2) let them go into production with their forks to relieve pressure on
dependency maintenance: created value at the end of the day will be the same,
juggle with more debt

3) seems like a well defined perimeter they could have a new hire for: when
not working on a particular bug then work on issues to pay tech debt created
by the new strategy for 2)

Also, try to get more specific consulting from an on-call hacker firm: assign
more tickets to others. Some hackers have passed such burnouts already, and
figured how to keep doing what they love and how much they love without
risking burnout ever again / have found preventive fixes for their brains.

------
shoo
First things first: why do you "have" to work nights? Are you getting paid a
fair hourly rate for this overtime?

Would anything materially bad happen if you just stop and dial back the hours
to whatever you contractually agreed to?

This might depend upon what other alternatives you have for work.

I've worked in companies where management explicitly and structurally decide
to always have more work in the pipeline than employees have capacity to
deliver. That's a reasonable business decision. It doesn't mean that you're
automatically required to work unpaid overtime. Whoever owns the company might
be delighted if you do start providing them with a bunch of free labour, but
not delighted enough to pay you fairly for it.

As another commenter has pointed out, the three PMs sounds like a bit of a red
flag. You could instead be receiving a single stream of prioritised tasks,
where all three PMs and other relevant stakeholders have hashed out the
priorities.

You might find the earlier discussion of late projects, negotiation,
estimation helpful:

[https://news.ycombinator.com/item?id=19072941](https://news.ycombinator.com/item?id=19072941)

Also:

[http://www.dadhacker.com/blog/?p=1693](http://www.dadhacker.com/blog/?p=1693)

> Work expands to exceed your capacity for stress.

> If you can, take an unplanned mental health day. I’ve emailed my boss and
> cow-orkers at 5:30 in the morning, saying “Hey, it’s gonna be a beautiful
> day, and I’m going to spend it on two wheels in the mountains instead of
> pushing buttons in my stall.” Come back refreshed and grinning and try not
> to make them feel too bad.

E.g.

What do you do that's unrelated to your work that you enjoy in your life?

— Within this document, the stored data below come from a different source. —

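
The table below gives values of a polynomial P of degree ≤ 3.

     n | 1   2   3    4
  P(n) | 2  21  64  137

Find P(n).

Write P(n) = an^3 + bn^2 + cn + d. Substituting each data point gives a linear system:
  a + b + c + d = 2
  8a + 4b + 2c + d = 21
  27a + 9b + 3c + d = 64
  64a + 16b + 4c + d = 137
Solving the system yields a = 1, b = 6, c = -6, d = 1.
So P(n) = n^3 + 6n^2 - 6n + 1.
Check: P(3) = 64. ✓

P(n) = n^3 + 6n^2 - 6n + 1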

For
me personal, physically exercise -- jogging, cycling --- is both enjoyable and
helps me maintain mental and physical health, especially during periods of
stress, with related or otherwise.

If you can, try increasing the amount of time you spend on non work activities
that you enjoy, as you dial back your hours given to the company.

Edit: if things are particularly bad you may be able to recognise your
situation as something like this:

[http://www.issendai.com/psychology/sick-
systems.html](http://www.issendai.com/psychology/sick-systems.html)

------
itamarst
Working nights is massively counterproductive, and will make you less
effective:
[http://www.igda.org/?page=crunchsixlessons](http://www.igda.org/?page=crunchsixlessons)

As others said:

\- Learn to say "no" to people. You listen, make sure they're heard, and then
you drop whichever task is least important.
[https://codewithoutrules.com/2018/08/16/how-to-say-
no/](https://codewithoutrules.com/2018/08/16/how-to-say-no/)

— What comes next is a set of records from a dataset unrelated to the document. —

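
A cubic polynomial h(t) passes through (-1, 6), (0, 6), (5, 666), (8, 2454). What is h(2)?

Using the Lagrange interpolation formula with nodes -1, 0, 5, 8:
  L_0(t) = t(t - 5)(t - 8) / -54
  L_1(t) = (t + 1)(t - 5)(t - 8) / 40
  L_2(t) = (t + 1)t(t - 8) / -90
  L_3(t) = (t + 1)t(t - 5) / 216
Then h(t) = 6·L_0(t) + 6·L_1(t) + 666·L_2(t) + 2454·L_3(t).
Expanding and collecting terms gives h(t) = 4t^3 + 6t^2 + 2t + 6.
Evaluating at t = 2: h(2) = 66.

66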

\- To meet deadlines... again, drop the less important work.
[https://codewithoutrules.com/2018/10/24/deadlines/](https://codewithoutrules.com/2018/10/24/deadlines/)

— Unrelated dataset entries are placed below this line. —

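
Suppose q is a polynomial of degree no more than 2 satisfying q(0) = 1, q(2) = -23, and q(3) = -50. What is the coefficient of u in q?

Write q(u) = au^2 + bu + c. Substituting each data point gives a linear system:
  c = 1
  4a + 2b + c = -23
  9a + 3b + c = -50
Solving the system yields a = -5, b = -2, c = 1.
So q(u) = -5u^2 - 2u + 1.
The coefficient of u is -2.

-2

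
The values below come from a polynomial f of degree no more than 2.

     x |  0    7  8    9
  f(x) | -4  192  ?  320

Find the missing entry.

252

The 3 known points determine the degree-2 polynomial uniquely.
Write f(x) = ax^2 + bx + c. Substituting each data point gives a linear system:
  c = -4
  49a + 7b + c = 192
  81a + 9b + c = 320
Solving the system yields a = 4, b = 0, c = -4.
So f(x) = 4x² - 4.
Then f(8) = 252.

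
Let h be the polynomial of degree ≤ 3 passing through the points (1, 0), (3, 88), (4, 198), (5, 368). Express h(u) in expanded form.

Write h(u) = au^3 + bu^2 + cu + d. Substituting each data point gives a linear system:
  a + b + c + d = 0
  27a + 9b + 3c + d = 88
  64a + 16b + 4c + d = 198
  125a + 25b + 5c + d = 368
Solving the system yields a = 2, b = 6, c = -6, d = -2.
So h(u) = 2u^3 + 6u^2 - 6u - 2.
Check: h(3) = 88. ✓

h(u) = 2u^3 + 6u^2 - 6u - 2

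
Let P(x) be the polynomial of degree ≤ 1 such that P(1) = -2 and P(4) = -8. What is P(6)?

Write P(x) = ax + b. Substituting each data point gives a linear system:
  a + b = -2
  4a + b = -8
Solving the system yields a = -2, b = 0.
So P(x) = -2x.
Then P(6) = -12.

-12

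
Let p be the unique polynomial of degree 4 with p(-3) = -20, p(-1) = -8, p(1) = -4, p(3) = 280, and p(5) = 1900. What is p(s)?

p(s) = 2s^4 + 6s^3 - 3s^2 - 4s - 5

Write p(s) = as^4 + bs^3 + cs^2 + ds + e. Substituting each data point gives a linear system:
  81a - 27b + 9c - 3d + e = -20
  a - b + c - d + e = -8
  a + b + c + d + e = -4
  81a + 27b + 9c + 3d + e = 280
  625a + 125b + 25c + 5d + e = 1900
Solving the system yields a = 2, b = 6, c = -3, d = -4, e = -5.
So p(s) = 2s^4 + 6s^3 - 3s^2 - 4s - 5.
Check: p(5) = 1900. ✓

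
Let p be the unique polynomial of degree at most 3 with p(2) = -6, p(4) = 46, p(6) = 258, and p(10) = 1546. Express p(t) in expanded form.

Write p(t) = at^3 + bt^2 + ct + d. Substituting each data point gives a linear system:
  8a + 4b + 2c + d = -6
  64a + 16b + 4c + d = 46
  216a + 36b + 6c + d = 258
  1000a + 100b + 10c + d = 1546
Solving the system yields a = 2, b = -4, c = -6, d = 6.
So p(t) = 2t³ - 4t² - 6t + 6.
Check: p(2) = -6. ✓

p(t) = 2t^3 - 4t^2 - 6t + 6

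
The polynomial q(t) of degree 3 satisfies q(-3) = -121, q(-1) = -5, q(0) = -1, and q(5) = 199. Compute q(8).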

\- Choose what is more or less important based on team goals, project goals,
and your goals. Those last, _you_ goals, are the most important ones.

If that won't work at your job, time to find another job.

------
70122-_6
usually happens in febr. and 0ctober, but jb did a video on this. plus 10th of
10th month. [https://youtu.be/I88yluGb9oE](https://youtu.be/I88yluGb9oE)

------
segmondy
Learn to manage your time, your energy & your emotions.